The format of result is:

	
   
     : 
    
      (Here the DocID is from the XML Dump)
	...

To specify normal queries, type them normally. For Field Queries, follow the format:

	f1:
   
     f2:
    
      ...
	where f1,f2 are fields : t - title, b - body, r - references, i - infobox, c - categories, e - external links

You might also like...

txtai executes machine-learning workflows to transform data and build AI-powered semantic search applications.

3.1k Dec 31, 2022

🔍 Messages Searcher is make for search custom message in all channels in guild and dm.

33 Dec 31, 2022

ForFinder is a search tool for folder and files

ForFinder is a search tool for folder and files. You can use that when you Source Code Analysis at your project's local files or other projects that you are download. Enter a root path and keyword to ForFinder.

7 Oct 25, 2022

Modular search for Django

Haystack Author: Daniel Lindsley Date: 2013/07/28 Haystack provides modular search for Django. It features a unified, familiar API that allows you to

3.4k Jan 4, 2023

Full text search for flask.

flask-msearch Installation To install flask-msearch: pip install flask-msearch # when MSEARCH_BACKEND = "whoosh" pip install whoosh blinker # when MSE

197 Dec 29, 2022

Jina allows you to build deep learning-powered search-as-a-service in just minutes

Cloud-native neural search framework for any kind of data

17k Dec 31, 2022

Senginta is All in one Search Engine Scrapper for used by API or Python Module. It's Free!
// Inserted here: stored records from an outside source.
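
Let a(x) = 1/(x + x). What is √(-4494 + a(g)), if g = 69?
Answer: I*√85583598/138 ≈ 67.037*I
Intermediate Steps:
a(x) = 1/(2*x)
√(-4494 + a(g)) = √(-4494 + (½)/69) = √(-4494 + (½)*(1/69)) = √(-4494 + 1/138) = √(-620171/138) = I*√85583598/138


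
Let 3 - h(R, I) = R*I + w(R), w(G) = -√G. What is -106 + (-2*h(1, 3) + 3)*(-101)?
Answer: -207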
Senginta is All in one Search Engine Scrapper. With traditional scrapping, Senginta can be powerful to get result from any Search Engine, and convert to Json. Now support only for Google Product Search Engine (GShop, GVideo and many too) and Baidu Search Engine.

33 Nov 21, 2022

A web search server for ParlAI, including Blenderbot2.
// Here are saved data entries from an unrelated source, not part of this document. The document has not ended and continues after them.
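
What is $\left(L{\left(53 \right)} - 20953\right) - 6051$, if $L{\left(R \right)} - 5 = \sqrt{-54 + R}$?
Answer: $-26999 + i \approx -26999.0 + 1.0 i$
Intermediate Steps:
$L{\left(R \right)} = 5 + \sqrt{-54 + R}$
$\left(L{\left(53 \right)} - 20953\right) - 6051 = \left(\left(5 + \sqrt{-54 + 53}\right) - 20953\right) - 6051 = \left(\left(5 + \sqrt{-1}\right) - 20953\right) - 6051 = \left(\left(5 + i\right) - 20953\right) - 6051 = \left(-20948 + i\right) - 6051 = -26999 + i$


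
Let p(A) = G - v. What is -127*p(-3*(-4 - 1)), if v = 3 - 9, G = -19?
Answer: 1651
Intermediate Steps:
v = -6
p(A) = -13 (p(A) = -19 - 1*(-6) = -19 + 6 = -13)
-127*p(-3*(-4 - 1)) = -127*(-13) = 1651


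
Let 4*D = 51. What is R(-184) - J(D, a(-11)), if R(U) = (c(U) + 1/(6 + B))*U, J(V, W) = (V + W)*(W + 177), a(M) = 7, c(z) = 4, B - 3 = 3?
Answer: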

Description A web search server for ParlAI, including Blenderbot2. Querying the server: The server reacting correctly: Uses html2text to strip the mar

119 Jan 6, 2023

rclip - AI-Powered Command-Line Photo Search Tool

rclip is a command-line photo search tool based on the awesome OpenAI's CLIP neural network.

394 Dec 12, 2022

Inverted index creation and query search mechanism on Wikipedia pages.

Related tags

Overview

WikiPedia Search Engine

Step 1 : Installing Requirements

Step 2 : Parsing the Data

Step 3 : Merging the Indexes and Creating Secondary Indexes

Step 4 : Running the Search Engine

You might also like...

txtai executes machine-learning workflows to transform data and build AI-powered semantic search applications.

🔍 Messages Searcher is make for search custom message in all channels in guild and dm.
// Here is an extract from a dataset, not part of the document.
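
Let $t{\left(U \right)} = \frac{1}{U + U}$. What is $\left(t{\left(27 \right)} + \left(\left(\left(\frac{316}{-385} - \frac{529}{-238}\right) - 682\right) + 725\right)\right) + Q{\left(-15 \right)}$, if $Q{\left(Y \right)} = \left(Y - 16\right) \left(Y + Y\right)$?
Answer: $\frac{172194706}{176715} \approx 974.42$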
ForFinder is a search tool for folder and files

Modular search for Django

Full text search for flask.

Jina allows you to build deep learning-powered search-as-a-service in just minutes

Senginta is All in one Search Engine Scrapper for used by API or Python Module. It's Free!

A web search server for ParlAI, including Blenderbot2.

rclip - AI-Powered Command-Line Photo Search Tool

Owner

Piyush Atri

A fast, efficiency python package for searching and getting search results with many different search engines

Deep Image Search - AI-Based Image Search Engine

Search emails from a domain through search engines

Image search service based on imgsmlr extension of PostgreSQL. Support image search by image.

GitScanner is a script to make it easy to search for Exposed Git through an advanced Google search.

Reverse-ikea-image-search - A simple image of ikea search using jina.ai

document organizer with tags and full-text-search, in a simple and clean sqlite3 schema

This project is a sample demo of Arxiv search related to AI/ML Papers built using Streamlit, sentence-transformers and Faiss.

Google Project: Search and auto-complete sentences within given input text files, manipulating data with complex data-structures.

Full-text multi-table search application for Django. Easy to install and use, with good performance.